Veterans and franchising are a perfect match. Returning service members or those veterans who are simply seeking to grow their income and take charge of their life at any point can benefit from working with a franchisor, which helps eliminate some of the risk to business ownership without sacrificing autonomy and success.
Though the Uniformed Services Employment and Reemployment Act prevents discrimination against veterans and future servicemembers in the workplace, there are still hurdles to overcome.
Many workplaces don’t understand the skills servicemembers accrue and assume that they work best in only certain fields, like aviation or government. In fact, veterans have a wide variety of skills that make them perfectly suited for success in many different career paths.
That’s part of what makes business ownership and franchising so appealing for veterans—instead of having to rely on existing structures to understand your skills and potential, you’re able to forge your own path.
In this article, we’ll be discussing why franchising is a good option for veterans, including some statistics on veteran employment and what resources exist for helping you make the jump into franchising.
Veterans May Face Difficulty When Job Hunting
October 2019 was the 14th month in a row where the veteran unemployment rate—3.2 percent—was lower than the non-veteran unemployment rate. However, that doesn’t mean that the job market is especially friendly to veterans; there are still numerous obstacles, most of them coming from a lack of understanding about the skills that veterans have.
Many non-veterans have preconceived notions about what work veterans are suited for. Veterans’ skills often include a strong sense of self-reliance, discipline, and loyalty, which may go unappreciated by corporations. Further, one crucial skill—self-promotion—is one that may not be learned in military service. This combination can lead to not just a misunderstanding of veteran skills, but also underemployment.
In fact, veterans are 34 percent more likely to be underemployed, resulting in jobs below their education and skill level. That means that, despite the lower unemployment rate, many veterans are not earning at their true potential.
This has other effects, too. Since so many first jobs come from referrals, a lack of veterans in high-ranking positions means fewer veterans are being hired because they don’t have those personal connections.
Unfortunately, even earning a degree doesn’t necessarily correlate to more job offers. In fact, data from a LinkedIn report suggests that in some industries, veterans with a degree may actually have a disadvantage in the job market.
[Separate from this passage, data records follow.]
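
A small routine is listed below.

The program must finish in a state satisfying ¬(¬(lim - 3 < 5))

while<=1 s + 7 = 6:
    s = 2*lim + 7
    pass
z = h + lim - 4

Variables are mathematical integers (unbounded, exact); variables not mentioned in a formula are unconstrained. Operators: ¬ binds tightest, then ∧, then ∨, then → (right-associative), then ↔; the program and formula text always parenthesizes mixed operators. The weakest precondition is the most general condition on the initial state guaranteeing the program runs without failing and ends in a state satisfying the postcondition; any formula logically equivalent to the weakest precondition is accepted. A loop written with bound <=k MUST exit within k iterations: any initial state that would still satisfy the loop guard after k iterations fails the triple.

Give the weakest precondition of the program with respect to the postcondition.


Working backward. After the program, the postcondition ¬(¬(lim - 3 < 5)) must hold; in canonical form it is lim < 8.
Before z := h + lim - 4: lim < 8
Before the loop (bound <=1), unroll the exhaustion recursion (WP_0 = exit-now case; WP_j = one more guarded iteration, up to j = 1):
  WP_0: (¬(s = -1)) ∧ lim < 8
  WP_1: (s = -1 → ((¬(2*lim = -8)) ∧ lim < 8)) ∧ ((¬(s = -1)) → lim < 8)
So before the loop: (s = -1 → ((¬(2*lim = -8)) ∧ lim < 8)) ∧ ((¬(s = -1)) → lim < 8)
Answer: WP = (s = -1 → ((¬(2*lim = -8)) ∧ lim < 8)) ∧ ((¬(s = -1)) → lim < 8)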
Though veterans receive 26 percent more messages from recruiters on LinkedIn, top companies employ them at lower rates than nonveterans.
This all translates to a workforce that is woefully devoid of veterans, which in turn makes it harder for veterans to get hired without referrals. It’s a vicious cycle, but it’s one that business ownership and franchising can address.
Why Veterans and Franchising are a Perfect Pair
Despite misunderstanding from the corporate world, veterans make great workers. Military service often instills a strong sense of teamwork and leadership in people, both of which make veterans wonderful workers. In fact, almost half of World War II veterans went on to own or operate a business, though that number has been declining since.
However, the number of veterans becoming franchise owners is promising. 14 percent of franchisees are veterans, but veterans represent just 8 percent of the American population.
Franchising allows veterans to escape the potential hurdles of the traditional workforce and be their own bosses. Instead of relying on the corporate world to hire you, you’re able to use your leadership skills to further your own business interests. Further, though franchising is not without risks, the guidance of a franchisor can help you avoid some of the startup pitfalls that plague new businesses.
Veterans tend to have a better understanding of the importance of routine than non-veterans, which proves invaluable in running a successful franchise. Since a franchise uses an established model, people who can follow that model and understand its importance tend to be more successful.
But being personally successful isn’t the only reason why veteran franchise opportunities are so important. Having control of your own business gives you the ability to shape how you’ll run it. With veterans running franchises, there are more people with the knowledge of military service to hire veterans. Instead of having people without intimate knowledge of veterans’ skills in charge of hiring, there are more businesses that not only understand veterans, but actually seek to hire them.
Resources for Veterans in the Job Market
Franchising is a big step, and it’s one that is not without risk. However, both the US government and many franchisors understand that veterans are uniquely suited to succeed in franchising, and there are a lot of resources out there to help connect veterans with quality franchise opportunities.
One of the biggest resources is VetFran, which helps connect franchisors with veterans and vice versa. Many franchisors, such as Transblue, offer discounts on the typical franchise fee for veterans, giving them an extra leg-up in starting their own business. VetFran has a long list of businesses that are known to work well with veterans, which is a great place to start searching for franchise opportunities.
Special financing and loans are often available for veterans, which can help cover the franchising fee or other associated costs. These financing options include loans from the Small Business Administration and Patriot Express Loans, which are specifically created for veterans and other military community members.